The film will star Awat Ratanapintha, who won the Rising Star award from Marie Claire at Busan International Film Festival’s Asia Star Awards in 2023, alongside Prapamonton Eiamchan, whose credits include Venice title Anatomy Of Time. Awat came to notice after starring in Doi Boy, which premiered at BIFF in 2023.
Co-producers joining the project, include Patrick Joshua of Indonesia and Chinese producer Zhulin Mo, whose credits include To Kill A Mongolian Horse, which premiered in Venice film festival last year. They join White Light’s Chartchai Ketnust and Pham Gia Quy of Vietnam’s Spring Auteurs on the film.
Thailand’s Tanaseth Tulyathan has written and directed the film, about a stateless Thai Hmong woman’s desperate journey through identity, migration and memory, set in Thailand during the Communist insurgency in the 1970s.
White Light was co-founded by Chartchai and Sayombhu Mukdeeprom, the DoP who has worked with Luca Guadagnino and Apichatpong Weeasethakul on films such as Call Me By Your Name, Queer, Memoria and Uncle Boonmee Who Can Recall His Past Lives. Spring Auteurs is a rising Vietnamese production house.
The project, which is currently in the late development and financing stage, was presented at Busan International Film Festival’s Asian Project Market 2024 and Produire au Sud 2025 at the Festival des 3 Continents in Nante, France.
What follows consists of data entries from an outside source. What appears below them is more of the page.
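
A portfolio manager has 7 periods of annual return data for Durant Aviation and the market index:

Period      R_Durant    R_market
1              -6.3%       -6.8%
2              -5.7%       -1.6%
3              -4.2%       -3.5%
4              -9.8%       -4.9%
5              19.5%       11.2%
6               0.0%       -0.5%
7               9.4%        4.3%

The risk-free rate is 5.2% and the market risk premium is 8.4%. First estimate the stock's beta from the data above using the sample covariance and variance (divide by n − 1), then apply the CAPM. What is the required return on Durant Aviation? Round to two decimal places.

Mean R_i = (-6.3 − 5.7 − 4.2 − 9.8 + 19.5 + 0.0 + 9.4) / 7 = 0.4143%
Mean R_m = (-6.8 − 1.6 − 3.5 − 4.9 + 11.2 − 0.5 + 4.3) / 7 = -0.2571%
Σ(R_i − R̄_i)(R_m − R̄_m) = 374.2457  ⇒  Cov = 374.2457 / 6 = 62.3743
Σ(R_m − R̄_m)² = 228.7771  ⇒  Var(R_m) = 228.7771 / 6 = 38.1295
β = Cov / Var(R_m) = 62.3743 / 38.1295 = 1.6359
E(R) = R_f + β × MRP = 5.2% + 1.6359 × 8.4% = 18.94%

18.94%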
Production is expected to start in mid-2026.
“The Chameleon Woman is a personal exploration of identity, survival, and belonging – rooted in my immigrant journey in the U.S. and inspired by the resilience of the many women who shaped me and those who have lived through it,” said Tanaseth.
“Through the story of a stateless woman forced to assume another’s identity, the film confronts historical amnesia and celebrates those who endure in silence. It’s a tribute to forgotten voices that, once heard, speak to us all.”